Der Brief, drei eng beschriebene Seiten datiert vom 17. Juni 2021, also etwa einen Monat nach Prozessbeginn, wurde am Tag nach seinem Eingang in der Hauptverhandlung verlesen. Stefanie W. schrieb darin, sie habe das Auto fahren müssen. Sie sei von dem 29-jährigen Mitangeklagten Stefan B. gezwungen worden. Er habe sie mehrfach geschlagen und bedroht, schrieb sie. Weiter behauptete die Angeklagte, sie habe aus Angst um sich und ihren Verlobten mitgemacht, sei auch mehrfach zum Tatort gefahren. Im Grund heißt das: Sie ist mehr Opfer als Täterin.

Der „Verlobte“, das ist ein Mann aus Großenhain und angeblich der Vater von Stefanie W.s Zwillingen, die sie im Dezember 2020 in der Untersuchungshaft zur Welt gebracht hat. Mitte Juni war der Mann Zeuge in dem Mordprozess. Zuvor hatte Stefan B. ausgesagt, er liebe Stefanie W. und sei ab Ende Mai 2020 mit ihr zusammen gewesen. Mit dem bizarren Beziehungsgeflecht zwischen Noch-Ehemann Dirk W., dem neuem „Verlobten“ und dem angeblichen Liebhaber Stefan B. musste sich das Gericht schon mehrfach befassen.

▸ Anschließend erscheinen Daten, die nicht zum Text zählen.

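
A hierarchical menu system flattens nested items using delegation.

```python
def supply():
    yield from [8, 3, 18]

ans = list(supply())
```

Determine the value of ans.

Step 1: yield from delegates to the iterable, yielding each element.
Step 2: Collected values: [8, 3, 18].
Therefore ans = [8, 3, 18].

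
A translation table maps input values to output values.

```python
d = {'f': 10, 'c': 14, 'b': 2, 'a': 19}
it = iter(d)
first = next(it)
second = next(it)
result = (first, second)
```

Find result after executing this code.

Step 1: iter(d) iterates over keys: ['f', 'c', 'b', 'a'].
Step 2: first = next(it) = 'f', second = next(it) = 'c'.
Therefore result = ('f', 'c').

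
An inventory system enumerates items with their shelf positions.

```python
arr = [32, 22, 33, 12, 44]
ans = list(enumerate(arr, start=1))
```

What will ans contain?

Step 1: enumerate with start=1:
  (1, 32)
  (2, 22)
  (3, 33)
  (4, 12)
  (5, 44)
Therefore ans = [(1, 32), (2, 22), (3, 33), (4, 12), (5, 44)].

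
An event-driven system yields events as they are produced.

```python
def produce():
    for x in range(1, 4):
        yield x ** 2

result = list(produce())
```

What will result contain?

Step 1: For each x in range(1, 4), yield x**2:
  x=1: yield 1**2 = 1
  x=2: yield 2**2 = 4
  x=3: yield 3**2 = 9
Therefore result = [1, 4, 9].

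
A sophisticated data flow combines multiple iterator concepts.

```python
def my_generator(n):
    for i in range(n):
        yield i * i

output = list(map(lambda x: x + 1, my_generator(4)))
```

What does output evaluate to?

Step 1: my_generator(4) yields squares: [0, 1, 4, 9].
Step 2: map adds 1 to each: [1, 2, 5, 10].
Therefore output = [1, 2, 5, 10].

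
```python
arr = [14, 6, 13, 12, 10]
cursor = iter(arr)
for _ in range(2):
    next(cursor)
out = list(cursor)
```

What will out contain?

Step 1: Create iterator over [14, 6, 13, 12, 10].
Step 2: Advance 2 positions (consuming [14, 6]).
Step 3: list() collects remaining elements: [13, 12, 10].
Therefore out = [13, 12, 10].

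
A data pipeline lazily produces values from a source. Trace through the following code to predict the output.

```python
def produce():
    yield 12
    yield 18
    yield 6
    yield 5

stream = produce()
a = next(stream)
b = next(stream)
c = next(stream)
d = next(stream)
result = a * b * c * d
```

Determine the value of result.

Step 1: Create generator and consume all values:
  a = next(stream) = 12
  b = next(stream) = 18
  c = next(stream) = 6
  d = next(stream) = 5
Step 2: result = 12 * 18 * 6 * 5 = 6480.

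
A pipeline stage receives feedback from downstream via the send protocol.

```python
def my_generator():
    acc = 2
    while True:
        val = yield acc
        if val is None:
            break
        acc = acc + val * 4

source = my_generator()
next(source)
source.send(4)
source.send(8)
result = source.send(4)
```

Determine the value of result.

Step 1: next() -> yield acc=2.
Step 2: send(4) -> val=4, acc = 2 + 4*4 = 18, yield 18.
Step 3: send(8) -> val=8, acc = 18 + 8*4 = 50, yield 50.
Step 4: send(4) -> val=4, acc = 50 + 4*4 = 66, yield 66.
Therefore result = 66.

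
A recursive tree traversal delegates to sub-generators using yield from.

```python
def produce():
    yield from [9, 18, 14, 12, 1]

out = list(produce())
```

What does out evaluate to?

Step 1: yield from delegates to the iterable, yielding each element.
Step 2: Collected values: [9, 18, 14, 12, 1].
Therefore out = [9, 18, 14, 12, 1].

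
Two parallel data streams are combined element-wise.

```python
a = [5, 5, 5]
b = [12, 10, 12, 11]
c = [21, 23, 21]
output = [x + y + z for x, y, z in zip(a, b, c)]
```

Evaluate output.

Step 1: zip three lists (truncates to shortest, len=3):
  5 + 12 + 21 = 38
  5 + 10 + 23 = 38
  5 + 12 + 21 = 38
Therefore output = [38, 38, 38].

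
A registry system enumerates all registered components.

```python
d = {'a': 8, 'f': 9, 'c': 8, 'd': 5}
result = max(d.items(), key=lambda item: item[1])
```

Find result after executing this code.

Step 1: Find item with maximum value:
  ('a', 8)
  ('f', 9)
  ('c', 8)
  ('d', 5)
Step 2: Maximum value is 9 at key 'f'.
Therefore result = ('f', 9).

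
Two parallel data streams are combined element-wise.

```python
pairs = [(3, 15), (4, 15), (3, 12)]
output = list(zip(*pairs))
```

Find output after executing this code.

Step 1: zip(*pairs) transposes: unzips [(3, 15), (4, 15), (3, 12)] into separate sequences.
Step 2: First elements: (3, 4, 3), second elements: (15, 15, 12).
Therefore output = [(3, 4, 3), (15, 15, 12)].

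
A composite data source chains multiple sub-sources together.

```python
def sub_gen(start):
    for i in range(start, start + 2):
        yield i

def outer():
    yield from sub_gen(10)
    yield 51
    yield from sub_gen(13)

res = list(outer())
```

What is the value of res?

Step 1: outer() delegates to sub_gen(10):
  yield 10
  yield 11
Step 2: yield 51
Step 3: Delegates to sub_gen(13):
  yield 13
  yield 14
Therefore res = [10, 11, 51, 13, 14].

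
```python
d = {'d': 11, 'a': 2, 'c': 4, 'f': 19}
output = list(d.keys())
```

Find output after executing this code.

Step 1: d.keys() returns the dictionary keys in insertion order.
Therefore output = ['d', 'a', 'c', 'f'].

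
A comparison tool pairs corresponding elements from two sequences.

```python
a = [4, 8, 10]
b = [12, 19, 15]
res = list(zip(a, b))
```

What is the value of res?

Step 1: zip pairs elements at same index:
  Index 0: (4, 12)
  Index 1: (8, 19)
  Index 2: (10, 15)
Therefore res = [(4, 12), (8, 19), (10, 15)].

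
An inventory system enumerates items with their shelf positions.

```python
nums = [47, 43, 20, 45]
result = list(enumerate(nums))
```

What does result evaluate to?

Step 1: enumerate pairs each element with its index:
  (0, 47)
  (1, 43)
  (2, 20)
  (3, 45)
Therefore result = [(0, 47), (1, 43), (2, 20), (3, 45)].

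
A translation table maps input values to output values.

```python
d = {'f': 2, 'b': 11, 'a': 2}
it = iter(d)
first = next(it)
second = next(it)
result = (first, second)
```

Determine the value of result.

Step 1: iter(d) iterates over keys: ['f', 'b', 'a'].
Step 2: first = next(it) = 'f', second = next(it) = 'b'.
Therefore result = ('f', 'b').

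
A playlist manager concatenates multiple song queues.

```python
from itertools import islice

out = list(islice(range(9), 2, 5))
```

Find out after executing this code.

Step 1: islice(range(9), 2, 5) takes elements at indices [2, 5).
Step 2: Elements: [2, 3, 4].
Therefore out = [2, 3, 4].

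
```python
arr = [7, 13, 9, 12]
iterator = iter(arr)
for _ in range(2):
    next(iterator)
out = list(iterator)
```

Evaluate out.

Step 1: Create iterator over [7, 13, 9, 12].
Step 2: Advance 2 positions (consuming [7, 13]).
Step 3: list() collects remaining elements: [9, 12].
Therefore out = [9, 12].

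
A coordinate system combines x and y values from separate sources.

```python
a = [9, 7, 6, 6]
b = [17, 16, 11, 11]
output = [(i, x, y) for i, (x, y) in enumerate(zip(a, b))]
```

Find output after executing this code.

Step 1: enumerate(zip(a, b)) gives index with paired elements:
  i=0: (9, 17)
  i=1: (7, 16)
  i=2: (6, 11)
  i=3: (6, 11)
Therefore output = [(0, 9, 17), (1, 7, 16), (2, 6, 11), (3, 6, 11)].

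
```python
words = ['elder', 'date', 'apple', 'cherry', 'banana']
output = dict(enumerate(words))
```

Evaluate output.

Step 1: enumerate pairs indices with words:
  0 -> 'elder'
  1 -> 'date'
  2 -> 'apple'
  3 -> 'cherry'
  4 -> 'banana'
Therefore output = {0: 'elder', 1: 'date', 2: 'apple', 3: 'cherry', 4: 'banana'}.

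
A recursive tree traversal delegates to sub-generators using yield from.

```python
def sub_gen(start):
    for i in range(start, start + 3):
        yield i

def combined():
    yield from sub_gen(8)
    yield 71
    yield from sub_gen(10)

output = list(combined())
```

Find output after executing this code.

Step 1: combined() delegates to sub_gen(8):
  yield 8
  yield 9
  yield 10
Step 2: yield 71
Step 3: Delegates to sub_gen(10):
  yield 10
  yield 11
  yield 12
Therefore output = [8, 9, 10, 71, 10, 11, 12].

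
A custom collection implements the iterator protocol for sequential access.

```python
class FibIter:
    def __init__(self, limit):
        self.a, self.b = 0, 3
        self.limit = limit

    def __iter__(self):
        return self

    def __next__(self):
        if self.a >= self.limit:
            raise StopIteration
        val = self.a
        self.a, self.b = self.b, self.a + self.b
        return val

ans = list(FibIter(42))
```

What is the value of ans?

Step 1: Fibonacci-like sequence (a=0, b=3) until >= 42:
  Yield 0, then a,b = 3,3
  Yield 3, then a,b = 3,6
  Yield 3, then a,b = 6,9
  Yield 6, then a,b = 9,15
  Yield 9, then a,b = 15,24
  Yield 15, then a,b = 24,39
  Yield 24, then a,b = 39,63
  Yield 39, then a,b = 63,102
Step 2: 63 >= 42, stop.
Therefore ans = [0, 3, 3, 6, 9, 15, 24, 39].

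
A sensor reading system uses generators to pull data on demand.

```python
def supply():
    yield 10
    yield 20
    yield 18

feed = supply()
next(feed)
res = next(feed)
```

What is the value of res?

Step 1: supply() creates a generator.
Step 2: next(feed) yields 10 (consumed and discarded).
Step 3: next(feed) yields 20, assigned to res.
Therefore res = 20.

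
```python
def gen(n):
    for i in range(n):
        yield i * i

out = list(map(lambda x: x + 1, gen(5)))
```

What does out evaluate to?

Step 1: gen(5) yields squares: [0, 1, 4, 9, 16].
Step 2: map adds 1 to each: [1, 2, 5, 10, 17].
Therefore out = [1, 2, 5, 10, 17].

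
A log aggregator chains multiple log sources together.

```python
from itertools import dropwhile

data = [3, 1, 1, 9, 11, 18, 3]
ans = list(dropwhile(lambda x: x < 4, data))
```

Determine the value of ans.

Step 1: dropwhile drops elements while < 4:
  3 < 4: dropped
  1 < 4: dropped
  1 < 4: dropped
  9: kept (dropping stopped)
Step 2: Remaining elements kept regardless of condition.
Therefore ans = [9, 11, 18, 3].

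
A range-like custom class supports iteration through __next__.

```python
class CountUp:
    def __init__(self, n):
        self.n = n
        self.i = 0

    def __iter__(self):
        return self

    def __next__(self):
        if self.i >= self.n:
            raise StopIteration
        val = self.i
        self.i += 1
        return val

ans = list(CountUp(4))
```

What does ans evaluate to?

Step 1: CountUp(4) creates an iterator counting 0 to 3.
Step 2: list() consumes all values: [0, 1, 2, 3].
Therefore ans = [0, 1, 2, 3].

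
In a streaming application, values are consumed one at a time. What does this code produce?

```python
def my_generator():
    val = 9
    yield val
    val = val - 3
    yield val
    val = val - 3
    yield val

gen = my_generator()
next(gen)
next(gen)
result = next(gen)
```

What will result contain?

Step 1: Trace through generator execution:
  Yield 1: val starts at 9, yield 9
  Yield 2: val = 9 - 3 = 6, yield 6
  Yield 3: val = 6 - 3 = 3, yield 3
Step 2: First next() gets 9, second next() gets the second value, third next() yields 3.
Therefore result = 3.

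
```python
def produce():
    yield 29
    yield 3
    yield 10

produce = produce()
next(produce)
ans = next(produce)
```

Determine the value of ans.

Step 1: produce() creates a generator.
Step 2: next(produce) yields 29 (consumed and discarded).
Step 3: next(produce) yields 3, assigned to ans.
Therefore ans = 3.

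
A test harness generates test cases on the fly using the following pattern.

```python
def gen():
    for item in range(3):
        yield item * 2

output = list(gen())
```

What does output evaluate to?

Step 1: For each item in range(3), yield item * 2:
  item=0: yield 0 * 2 = 0
  item=1: yield 1 * 2 = 2
  item=2: yield 2 * 2 = 4
Therefore output = [0, 2, 4].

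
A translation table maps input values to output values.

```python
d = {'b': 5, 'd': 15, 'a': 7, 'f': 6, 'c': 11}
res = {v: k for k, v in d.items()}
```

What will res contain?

Step 1: Invert dict (swap keys and values):
  'b': 5 -> 5: 'b'
  'd': 15 -> 15: 'd'
  'a': 7 -> 7: 'a'
  'f': 6 -> 6: 'f'
  'c': 11 -> 11: 'c'
Therefore res = {5: 'b', 15: 'd', 7: 'a', 6: 'f', 11: 'c'}.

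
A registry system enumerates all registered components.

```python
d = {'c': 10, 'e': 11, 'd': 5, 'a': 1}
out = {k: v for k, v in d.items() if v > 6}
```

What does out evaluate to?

Step 1: Filter items where value > 6:
  'c': 10 > 6: kept
  'e': 11 > 6: kept
  'd': 5 <= 6: removed
  'a': 1 <= 6: removed
Therefore out = {'c': 10, 'e': 11}.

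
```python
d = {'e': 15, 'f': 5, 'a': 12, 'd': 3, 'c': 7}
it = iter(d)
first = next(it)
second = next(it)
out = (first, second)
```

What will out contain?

Step 1: iter(d) iterates over keys: ['e', 'f', 'a', 'd', 'c'].
Step 2: first = next(it) = 'e', second = next(it) = 'f'.
Therefore out = ('e', 'f').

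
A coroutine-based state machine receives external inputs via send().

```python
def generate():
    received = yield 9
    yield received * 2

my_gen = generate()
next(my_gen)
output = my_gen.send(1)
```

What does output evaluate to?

Step 1: next(my_gen) advances to first yield, producing 9.
Step 2: send(1) resumes, received = 1.
Step 3: yield received * 2 = 1 * 2 = 2.
Therefore output = 2.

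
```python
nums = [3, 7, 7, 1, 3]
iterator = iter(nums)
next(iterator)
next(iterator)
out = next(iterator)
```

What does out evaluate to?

Step 1: Create iterator over [3, 7, 7, 1, 3].
Step 2: next() consumes 3.
Step 3: next() consumes 7.
Step 4: next() returns 7.
Therefore out = 7.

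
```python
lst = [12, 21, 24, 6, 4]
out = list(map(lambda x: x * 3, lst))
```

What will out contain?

Step 1: Apply lambda x: x * 3 to each element:
  12 -> 36
  21 -> 63
  24 -> 72
  6 -> 18
  4 -> 12
Therefore out = [36, 63, 72, 18, 12].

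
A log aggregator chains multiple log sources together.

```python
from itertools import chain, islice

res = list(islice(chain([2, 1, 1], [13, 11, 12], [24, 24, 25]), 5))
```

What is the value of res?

Step 1: chain([2, 1, 1], [13, 11, 12], [24, 24, 25]) = [2, 1, 1, 13, 11, 12, 24, 24, 25].
Step 2: islice takes first 5 elements: [2, 1, 1, 13, 11].
Therefore res = [2, 1, 1, 13, 11].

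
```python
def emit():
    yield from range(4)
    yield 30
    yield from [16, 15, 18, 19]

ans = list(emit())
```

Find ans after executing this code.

Step 1: Trace yields in order:
  yield 0
  yield 1
  yield 2
  yield 3
  yield 30
  yield 16
  yield 15
  yield 18
  yield 19
Therefore ans = [0, 1, 2, 3, 30, 16, 15, 18, 19].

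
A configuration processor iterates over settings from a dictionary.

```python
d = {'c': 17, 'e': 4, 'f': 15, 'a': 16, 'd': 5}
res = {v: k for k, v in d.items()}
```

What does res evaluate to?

Step 1: Invert dict (swap keys and values):
  'c': 17 -> 17: 'c'
  'e': 4 -> 4: 'e'
  'f': 15 -> 15: 'f'
  'a': 16 -> 16: 'a'
  'd': 5 -> 5: 'd'
Therefore res = {17: 'c', 4: 'e', 15: 'f', 16: 'a', 5: 'd'}.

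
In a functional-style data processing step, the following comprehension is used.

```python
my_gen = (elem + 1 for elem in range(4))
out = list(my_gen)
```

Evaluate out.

Step 1: For each elem in range(4), compute elem+1:
  elem=0: 0+1 = 1
  elem=1: 1+1 = 2
  elem=2: 2+1 = 3
  elem=3: 3+1 = 4
Therefore out = [1, 2, 3, 4].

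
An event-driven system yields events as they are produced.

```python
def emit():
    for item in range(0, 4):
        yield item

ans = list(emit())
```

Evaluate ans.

Step 1: The generator yields each value from range(0, 4).
Step 2: list() consumes all yields: [0, 1, 2, 3].
Therefore ans = [0, 1, 2, 3].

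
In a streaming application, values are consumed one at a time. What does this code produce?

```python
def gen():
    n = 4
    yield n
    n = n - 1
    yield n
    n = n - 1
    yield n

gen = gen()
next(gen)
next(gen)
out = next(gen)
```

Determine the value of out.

Step 1: Trace through generator execution:
  Yield 1: n starts at 4, yield 4
  Yield 2: n = 4 - 1 = 3, yield 3
  Yield 3: n = 3 - 1 = 2, yield 2
Step 2: First next() gets 4, second next() gets the second value, third next() yields 2.
Therefore out = 2.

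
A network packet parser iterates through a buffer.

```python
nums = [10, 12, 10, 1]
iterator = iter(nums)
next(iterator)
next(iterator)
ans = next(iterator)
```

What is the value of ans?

Step 1: Create iterator over [10, 12, 10, 1].
Step 2: next() consumes 10.
Step 3: next() consumes 12.
Step 4: next() returns 10.
Therefore ans = 10.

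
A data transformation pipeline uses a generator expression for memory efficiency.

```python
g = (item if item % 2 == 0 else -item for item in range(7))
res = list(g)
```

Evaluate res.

Step 1: For each item in range(7), yield item if even, else -item:
  item=0: even, yield 0
  item=1: odd, yield -1
  item=2: even, yield 2
  item=3: odd, yield -3
  item=4: even, yield 4
  item=5: odd, yield -5
  item=6: even, yield 6
Therefore res = [0, -1, 2, -3, 4, -5, 6].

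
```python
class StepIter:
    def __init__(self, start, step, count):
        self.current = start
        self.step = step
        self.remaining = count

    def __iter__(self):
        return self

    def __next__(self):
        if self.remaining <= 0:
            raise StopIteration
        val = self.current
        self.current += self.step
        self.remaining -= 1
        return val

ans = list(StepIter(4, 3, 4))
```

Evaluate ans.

Step 1: StepIter starts at 4, increments by 3, for 4 steps:
  Yield 4, then current += 3
  Yield 7, then current += 3
  Yield 10, then current += 3
  Yield 13, then current += 3
Therefore ans = [4, 7, 10, 13].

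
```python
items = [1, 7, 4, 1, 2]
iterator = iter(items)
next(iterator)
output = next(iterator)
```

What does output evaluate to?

Step 1: Create iterator over [1, 7, 4, 1, 2].
Step 2: next() consumes 1.
Step 3: next() returns 7.
Therefore output = 7.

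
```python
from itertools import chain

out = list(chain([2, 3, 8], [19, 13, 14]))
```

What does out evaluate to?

Step 1: chain() concatenates iterables: [2, 3, 8] + [19, 13, 14].
Therefore out = [2, 3, 8, 19, 13, 14].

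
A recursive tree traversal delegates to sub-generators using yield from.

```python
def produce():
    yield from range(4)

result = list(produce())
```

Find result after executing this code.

Step 1: yield from delegates to the iterable, yielding each element.
Step 2: Collected values: [0, 1, 2, 3].
Therefore result = [0, 1, 2, 3].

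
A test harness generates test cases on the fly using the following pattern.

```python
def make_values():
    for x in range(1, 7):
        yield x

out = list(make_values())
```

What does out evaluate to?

Step 1: The generator yields each value from range(1, 7).
Step 2: list() consumes all yields: [1, 2, 3, 4, 5, 6].
Therefore out = [1, 2, 3, 4, 5, 6].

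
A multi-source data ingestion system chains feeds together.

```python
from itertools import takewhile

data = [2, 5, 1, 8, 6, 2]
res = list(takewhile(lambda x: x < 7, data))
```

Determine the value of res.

Step 1: takewhile stops at first element >= 7:
  2 < 7: take
  5 < 7: take
  1 < 7: take
  8 >= 7: stop
Therefore res = [2, 5, 1].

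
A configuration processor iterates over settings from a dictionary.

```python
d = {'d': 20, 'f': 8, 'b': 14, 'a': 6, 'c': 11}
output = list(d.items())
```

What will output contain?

Step 1: d.items() returns (key, value) pairs in insertion order.
Therefore output = [('d', 20), ('f', 8), ('b', 14), ('a', 6), ('c', 11)].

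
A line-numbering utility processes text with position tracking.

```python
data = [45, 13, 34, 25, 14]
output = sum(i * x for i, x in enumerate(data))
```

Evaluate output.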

Oliver Nießing, der Verteidiger von Stefanie W., versucht in der Endphase der Beweisaufnahme unter anderem auch, das Gutachten eines Insektenforschers zu erschüttern, der W.s Todeszeitpunkt zwischen Sonntag und Montagabend eingegrenzt hatte.

Am Montag, 24. Januar, könnten in der Verhandlung die Plädoyers beginnen.